Something seems to be terribly wrong.


Browsing around the internet, I laid eyes upon a girl showing off herself and her blog: “Hi, I’m Cristina. I have great boobs and I smoke weed”.

It took me some moments to react. It sounded so weird to me, the words she used, the attitude she wanted to show off  and the fact that smoking weed is something to brag about and make others follow you.

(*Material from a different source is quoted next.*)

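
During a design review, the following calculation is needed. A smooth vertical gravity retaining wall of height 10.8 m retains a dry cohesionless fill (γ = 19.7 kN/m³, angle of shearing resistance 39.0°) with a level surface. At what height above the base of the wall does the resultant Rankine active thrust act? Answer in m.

3.60 m

K_a = 0.2275.
The pressure distribution is triangular, so the resultant acts at H/3 above the base = 10.8/3 = 3.600 m.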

I let my mind drift some more, elevate above what I just read and see the bigger picture. I ended up thinking about all of us that try so hard to identify with something, so to be “something” in our lives. I am pretty, aka I copy this and this famous stars/ I am successful, aka I bust my ass all day long to obtain all that glitter in my life / I drive this expensive car- hold this expensive bag- show off flesh, aka please notice me  - and the list goes on and on and on. I keep wondering, why do we have to put labels on us to be somebody, somebody acceptable from the various societies we wish to belong to.

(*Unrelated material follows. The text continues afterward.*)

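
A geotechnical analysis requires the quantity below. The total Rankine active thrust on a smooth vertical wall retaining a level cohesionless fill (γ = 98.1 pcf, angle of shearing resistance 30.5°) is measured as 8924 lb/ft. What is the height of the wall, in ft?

K_a = 0.3267. P_a = ½ K_a γ H² ⇒ H = √(2P_a/(K_a γ)).
H = √(2×8924/(0.3267×98.1)) = 23.60 ft.

23.6 ft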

Have we forgotten that what really matters is simply the person we are? A friend asked me, “If I take all these so called labels off, what is left then”? The answer is simple: You. What you really are, is what is left when all the labels die, the real you – the real me, is the person on a desert island: without the labels, the car, the make-up, the hair, the fake money, the lies, the various masks we use.

We have fallen in the trap of identifying with the material world and with our Ego. The words “I”, “my” and “mine” all of a sudden give a different dimension to objects and situations. Try saying “Paul’s car was stolen”. Everything is okay, nothing great happened. Now try “my car was stolen”. See? The power of identification, the power of owning something that adds “something” to your personality, that is an extension of yourself, an enhancement of yourself. How sad that all that  vanity and identification is haunting us more than ever before in history. Now, more than ever before, you need to have something in order to be somebody. Even if you are not, or have no significant achievements, you can be somebody in Facebook or mySpace. You have to be accepted, be praised and admired, not for who you are though- but for what you have: the business, the car, the looks, the connections. You have to have an audience, you have to have an identity- you have to be somebody significant somehow. And all that, just to obtain  a place in the (artificial) sun(?)…

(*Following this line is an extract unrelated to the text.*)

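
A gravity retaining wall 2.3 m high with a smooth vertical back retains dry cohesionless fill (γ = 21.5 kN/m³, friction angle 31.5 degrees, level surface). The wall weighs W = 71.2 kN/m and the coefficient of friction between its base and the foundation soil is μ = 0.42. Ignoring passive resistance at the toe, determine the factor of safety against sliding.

K_a = tan²(45° − 31.5°/2) = 0.3136.
P_a = ½K_aγH² = 0.5×0.3136×21.5×2.3² = 17.84 kN/m, acting at H/3 = 0.7667 m above the base.
FS_sliding = μW / P_a = 0.42×71.2 / 17.84 = 1.677.

1.68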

All these labels ultimately do not add something to us. The opposite. They take away our real self, the sense of freedom, the ability to express the way we want.
We have lost faith in the real power that we were born with, the real beauty, the real wisdom. We chose to find all that in the material world. And according to the statistics, the wars, the financial crisis, the prozac consumption, the various increasing mental disorders and the numerous visits to the psychologist, we have chosen the wrong way.